To wit, Pepa (Carolina Gaitán) can control the weather with her emotions, and thus can "ensure sustainable food." Bruno is gifted with the ability to predict the future, which would allow him to "warn of coming danger." And Julieta (Angie Cepeda) is able to cook meals that foster physical and emotional care in others, thus providing "healing for the injured and sick."

U/TrashbagTatertots points out that many of Alma's grandchildren also have particularly useful magical abilities. Take, for instance, Dolores' (Adassa) super-hearing, which helps ensure "that anyone who gets lost, hurt, or otherwise separated from everyone can still be heard calling for help." Or look at Isabela (Diane Guerrero), who is there to help "carry all the family's success into the new generation as a symbol of its literal growth and fertility."

And Mirabel? She's Alma's torchbearer — the one who will be the Holder of the Candle after Alma's passing. In fact, u/TrashbagTatertot thinks Mirabel is the one who picked Antonio's gift thanks to the toys she's given him.

The Madrigals get their power back because Alma finally lets go

Not only does u/TrashbagTatertot believe that Mirabel is Alma's successor, but they also think that the reason why all of the Madrigals get their powers back at the end of "Encanto" is because Alma has "finally accepted that she should step down.

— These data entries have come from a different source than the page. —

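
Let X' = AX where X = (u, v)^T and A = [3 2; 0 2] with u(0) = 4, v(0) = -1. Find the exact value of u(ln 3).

72

A = [[3,2],[0,2]]; eigenvalues λ = 3, 2.
Eigenvectors: (1,0) for λ=3, (2,-1) for λ=2.
From the initial condition, c_1 = 2, c_2 = 1.
u(ln 3) = (2)(3^3)(1) + (1)(3^2)(2) = 72.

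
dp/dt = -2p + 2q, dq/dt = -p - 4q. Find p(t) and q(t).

p(t) = -K_1e^(-3t)sin(t) + K_1e^(-3t)cos(t) + K_2e^(-3t)sin(t) + K_2e^(-3t)cos(t), q(t) = -K_1e^(-3t)cos(t) - K_2e^(-3t)sin(t)

Coefficient matrix A = [[-2, 2], [-1, -4]].
Characteristic polynomial det(A - λI) = λ^2 + 6λ + 10 = 0.
Eigenvalues λ = -3 ± i (complex conjugate pair).
For λ=-3+i: an eigenvector is (1,-1) - i(-1,0) = (1 + i, -1).
A real fundamental pair from Re and Im of e^((-3+i)t)v: X_1 = e^(-3t)(cos(t)·(1,-1) + sin(t)·(-1,0)), X_2 = e^(-3t)(sin(t)·(1,-1) - cos(t)·(-1,0)).
General solution: K_1X_1 + K_2X_2.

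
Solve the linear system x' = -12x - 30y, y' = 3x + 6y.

x(t) = 3C_1e^(-3t)sin(3t) - C_1e^(-3t)cos(3t) - C_2e^(-3t)sin(3t) - 3C_2e^(-3t)cos(3t), y(t) = -C_1e^(-3t)sin(3t) + C_2e^(-3t)cos(3t)

Coefficient matrix A = [[-12, -30], [3, 6]].
Characteristic polynomial det(A - λI) = λ^2 + 6λ + 18 = 0.
Eigenvalues λ = -3 ± 3i (complex conjugate pair).
For λ=-3+3i: an eigenvector is (-1,0) - i(3,-1) = (-1 - 3i, 0 + i).
A real fundamental pair from Re and Im of e^((-3+3i)t)v: X_1 = e^(-3t)(cos(3t)·(-1,0) + sin(3t)·(3,-1)), X_2 = e^(-3t)(sin(3t)·(-1,0) - cos(3t)·(3,-1)).
General solution: C_1X_1 + C_2X_2.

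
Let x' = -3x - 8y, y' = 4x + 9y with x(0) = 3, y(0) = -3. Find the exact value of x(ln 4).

3072

A = [[-3,-8],[4,9]]; eigenvalues λ = 1, 5.
Eigenvectors: (2,-1) for λ=1, (-1,1) for λ=5.
From the initial condition, c_1 = 0, c_2 = -3.
x(ln 4) = (0)(4^1)(2) + (-3)(4^5)(-1) = 3072.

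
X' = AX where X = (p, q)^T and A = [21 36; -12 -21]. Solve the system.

Coefficient matrix A = [[21, 36], [-12, -21]].
Characteristic polynomial det(A - λI) = λ^2 - 9 = 0.
Eigenvalues λ = -3, 3.
For λ=-3: (A-λI) row 1 is [24, 36], so an eigenvector is (-3, 2).
For λ=3: (A-λI) row 1 is [18, 36], so an eigenvector is (2, -1).
General solution: C_1e^(-3t)(-3,2) + C_2e^(3t)(2,-1).

p(t) = -3C_1e^(-3t) + 2C_2e^(3t), q(t) = 2C_1e^(-3t) - C_2e^(3t)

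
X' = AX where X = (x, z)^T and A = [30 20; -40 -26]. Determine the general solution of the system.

Coefficient matrix A = [[30, 20], [-40, -26]].
Characteristic polynomial det(A - λI) = λ^2 - 4λ + 20 = 0.
Eigenvalues λ = 2 ± 4i (complex conjugate pair).
For λ=2+4i: an eigenvector is (1,-1) - i(2,-3) = (1 - 2i, -1 + 3i).
A real fundamental pair from Re and Im of e^((2+4i)t)v: X_1 = e^(2t)(cos(4t)·(1,-1) + sin(4t)·(2,-3)), X_2 = e^(2t)(sin(4t)·(1,-1) - cos(4t)·(2,-3)).
General solution: C_1X_1 + C_2X_2.

x(t) = 2C_1e^(2t)sin(4t) + C_1e^(2t)cos(4t) + C_2e^(2t)sin(4t) - 2C_2e^(2t)cos(4t), z(t) = -3C_1e^(2t)sin(4t) - C_1e^(2t)cos(4t) - C_2e^(2t)sin(4t) + 3C_2e^(2t)cos(4t)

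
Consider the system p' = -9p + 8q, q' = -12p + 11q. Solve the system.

p(t) = C_1e^(-t) + 2C_2e^(3t), q(t) = C_1e^(-t) + 3C_2e^(3t)

Coefficient matrix A = [[-9, 8], [-12, 11]].
Characteristic polynomial det(A - λI) = λ^2 - 2λ - 3 = 0.
Eigenvalues λ = -1, 3.
For λ=-1: (A-λI) row 1 is [-8, 8], so an eigenvector is (1, 1).
For λ=3: (A-λI) row 1 is [-12, 8], so an eigenvector is (2, 3).
General solution: C_1e^(-t)(1,1) + C_2e^(3t)(2,3).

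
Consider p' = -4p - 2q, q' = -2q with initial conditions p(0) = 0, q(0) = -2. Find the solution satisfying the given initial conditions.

p(t) = 2e^(-2t) - 2e^(-4t), q(t) = -2e^(-2t)

Coefficient matrix A = [[-4, -2], [0, -2]].
Characteristic polynomial det(A - λI) = λ^2 + 6λ + 8 = 0.
Eigenvalues λ = -4, -2.
For λ=-4: (A-λI) row 1 is [0, -2], so an eigenvector is (1, 0).
For λ=-2: (A-λI) row 1 is [-2, -2], so an eigenvector is (1, -1).
General solution: K_1e^(-4t)(1,0) + K_2e^(-2t)(1,-1).
Applying p(0)=0, q(0)=-2 gives K_1=-2, K_2=2.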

She's learned to let go, she no longer needs to guide the Encanto, she's been ruling out of fear that she would lose her home again.. and she did." They then add, "[Alma] faced her worst fear and realized that it really wasn't so bad after all, because her granddaughter was able to lead the family through the strife she was afraid to face."

This theory has proven to be popular on the subreddit, gaining over a thousand upvotes at press time. "This is one of the most beautifully well thought out theories for a Disney movie I've ever heard," said u/deathbyoats. "Detailed and fits with the story's themes of loss and family trauma. Well done!" said u/Vexelius. "I would be disappointed if this wasn't the intention of the writers from the beginning, it's just too good!" said u/Steverz.

Whether or not the film's writers intended for this theory to reflect the reality of "Encanto," they've definitely inspired the movie's fans to dream.